Esi Edugyn has a Masters in Writing from Johns Hopkins Writing Seminars. Her work has appeared in several anthologies, including Best New American Voices 2003, ed. Joyce Carol Oates, and Revival: An Anthology of Black Canadian Writing (2006). Her debut novel, The Second Life of Samuel Tyne, was nominated for the Hurston/Wright Legacy Award. Edugyan has held fellowships in the US, Scotland, Iceland, Germany, Hungary, Finland, Spain and Belgium. She has taught creative writing at both Johns Hopkins University and the University of Victoria. She currently lives in Victoria, British Columbia. Read more about Edugyan and her work by visiting the author’s website.
Algonquin Books sent me a copy of Maman’s Homesick Pie: A Persian Heart in an American Kitchenby Donia Bijan as part of BOOK CLUB (discussion on this book will happen on Nicole’s blog on December 13th). Donia Bijan’s family fled to California’s Bay Area in 1978 when the Islamic revolution in Iran threatened their safety. Award-winning chef Donia Bijan’s memoir centers around her mother. Evoking a vibrant kaleidoscope of cultures and cuisines, she shares thirty inspired recipes from her childhood, her French training, and her cooking career.

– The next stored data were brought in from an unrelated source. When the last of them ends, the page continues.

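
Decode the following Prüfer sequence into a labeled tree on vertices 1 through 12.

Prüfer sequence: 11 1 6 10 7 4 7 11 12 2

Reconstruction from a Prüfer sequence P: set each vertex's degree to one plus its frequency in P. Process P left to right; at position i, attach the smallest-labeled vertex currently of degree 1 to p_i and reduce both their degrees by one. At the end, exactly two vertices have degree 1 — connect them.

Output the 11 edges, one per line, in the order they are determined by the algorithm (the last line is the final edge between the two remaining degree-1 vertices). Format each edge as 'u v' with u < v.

Answer: 3 11
1 5
1 6
6 10
7 8
4 9
4 7
7 11
10 12
2 11
2 12

Derivation:
Initial degrees: {1:2, 2:2, 3:1, 4:2, 5:1, 6:2, 7:3, 8:1, 9:1, 10:2, 11:3, 12:2}
Step 1: smallest deg-1 vertex = 3, p_1 = 11. Add edge {3,11}. Now deg[3]=0, deg[11]=2.
Step 2: smallest deg-1 vertex = 5, p_2 = 1. Add edge {1,5}. Now deg[5]=0, deg[1]=1.
Step 3: smallest deg-1 vertex = 1, p_3 = 6. Add edge {1,6}. Now deg[1]=0, deg[6]=1.
Step 4: smallest deg-1 vertex = 6, p_4 = 10. Add edge {6,10}. Now deg[6]=0, deg[10]=1.
Step 5: smallest deg-1 vertex = 8, p_5 = 7. Add edge {7,8}. Now deg[8]=0, deg[7]=2.
Step 6: smallest deg-1 vertex = 9, p_6 = 4. Add edge {4,9}. Now deg[9]=0, deg[4]=1.
Step 7: smallest deg-1 vertex = 4, p_7 = 7. Add edge {4,7}. Now deg[4]=0, deg[7]=1.
Step 8: smallest deg-1 vertex = 7, p_8 = 11. Add edge {7,11}. Now deg[7]=0, deg[11]=1.
Step 9: smallest deg-1 vertex = 10, p_9 = 12. Add edge {10,12}. Now deg[10]=0, deg[12]=1.
Step 10: smallest deg-1 vertex = 11, p_10 = 2. Add edge {2,11}. Now deg[11]=0, deg[2]=1.
Final: two remaining deg-1 vertices are 2, 12. Add edge {2,12}.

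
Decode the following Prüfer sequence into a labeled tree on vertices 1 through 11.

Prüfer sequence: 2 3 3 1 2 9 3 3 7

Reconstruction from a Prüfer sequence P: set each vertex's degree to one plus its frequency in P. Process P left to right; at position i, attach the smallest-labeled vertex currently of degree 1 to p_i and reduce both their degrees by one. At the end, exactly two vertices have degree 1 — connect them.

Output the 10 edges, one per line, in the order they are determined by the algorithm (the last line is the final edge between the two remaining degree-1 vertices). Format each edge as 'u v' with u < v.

Initial degrees: {1:2, 2:3, 3:5, 4:1, 5:1, 6:1, 7:2, 8:1, 9:2, 10:1, 11:1}
Step 1: smallest deg-1 vertex = 4, p_1 = 2. Add edge {2,4}. Now deg[4]=0, deg[2]=2.
Step 2: smallest deg-1 vertex = 5, p_2 = 3. Add edge {3,5}. Now deg[5]=0, deg[3]=4.
Step 3: smallest deg-1 vertex = 6, p_3 = 3. Add edge {3,6}. Now deg[6]=0, deg[3]=3.
Step 4: smallest deg-1 vertex = 8, p_4 = 1. Add edge {1,8}. Now deg[8]=0, deg[1]=1.
Step 5: smallest deg-1 vertex = 1, p_5 = 2. Add edge {1,2}. Now deg[1]=0, deg[2]=1.
Step 6: smallest deg-1 vertex = 2, p_6 = 9. Add edge {2,9}. Now deg[2]=0, deg[9]=1.
Step 7: smallest deg-1 vertex = 9, p_7 = 3. Add edge {3,9}. Now deg[9]=0, deg[3]=2.
Step 8: smallest deg-1 vertex = 10, p_8 = 3. Add edge {3,10}. Now deg[10]=0, deg[3]=1.
Step 9: smallest deg-1 vertex = 3, p_9 = 7. Add edge {3,7}. Now deg[3]=0, deg[7]=1.
Final: two remaining deg-1 vertices are 7, 11. Add edge {7,11}.

Answer: 2 4
3 5
3 6
1 8
1 2
2 9
3 9
3 10
3 7
7 11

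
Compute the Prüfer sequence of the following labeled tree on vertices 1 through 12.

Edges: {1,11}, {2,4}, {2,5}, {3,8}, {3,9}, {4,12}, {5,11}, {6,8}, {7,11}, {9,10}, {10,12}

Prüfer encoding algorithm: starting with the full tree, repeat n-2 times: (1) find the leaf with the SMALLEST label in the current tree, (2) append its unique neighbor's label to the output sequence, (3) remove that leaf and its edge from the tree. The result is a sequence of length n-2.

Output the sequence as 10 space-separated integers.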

Donia Bijan graduated from UC Berkeley and the Cordon Bleu in Paris. After presiding over a number of San Francisco acclaimed restaurants and earning awards for her French-inspired cuisine, she ran her own restaurant, L’Amie Donia, in Palo Alto for ten years. Since closing her restaurant in 2004, Bijan has divided her days between raising her son, catering, and writing her memoir. Learn more about Bijan and her work by visiting the author’s website.
Hyperion Voice sent me an Advance Readers Edition of Arcadia by Lauren Groff (due for release in March 2012). This from the publisher: “Arcadia is the romantic, lush, haunting story of the American Dream and of a gifted young man born into an idealistic community.” The novel takes place in the late 1960s in Western New York State where several dozen idealists set out to live off the land. Centered around a young boy – Ridley Sorrel Stone, known as “Little Bit – the story evolves over three generations as Little Bit grows into a man.
Lauren Groff was born in 1978 in Cooperstown, N.Y. She graduated from Amherst College and has an MFA in fiction from the University of Wisconsin-Madison. Her short stories have appeared in a number of journals, including the New Yorker, The Atlantic Monthly, Ploughshares, Glimmer Train, One Story, and Subtropics. She was awarded the Axton Fellowship in Fiction at the University of Louisville, and has had residencies and fellowships at Yaddo, Bread Loaf Writers’ Conference, and Ragdale. Groff’s first novel, The Monsters of Templeton (2008), was a New York Times and Booksense bestseller, and was shortlisted for the Orange Prize for New Writers. Her second book, Delicate Edible Birds, is a collection of stories. She lives in Gainesville, Florida with her husband and two sons. Read more about Groff and her work by visiting the author’s website.
Did any amazing books find their way into YOUR home this week?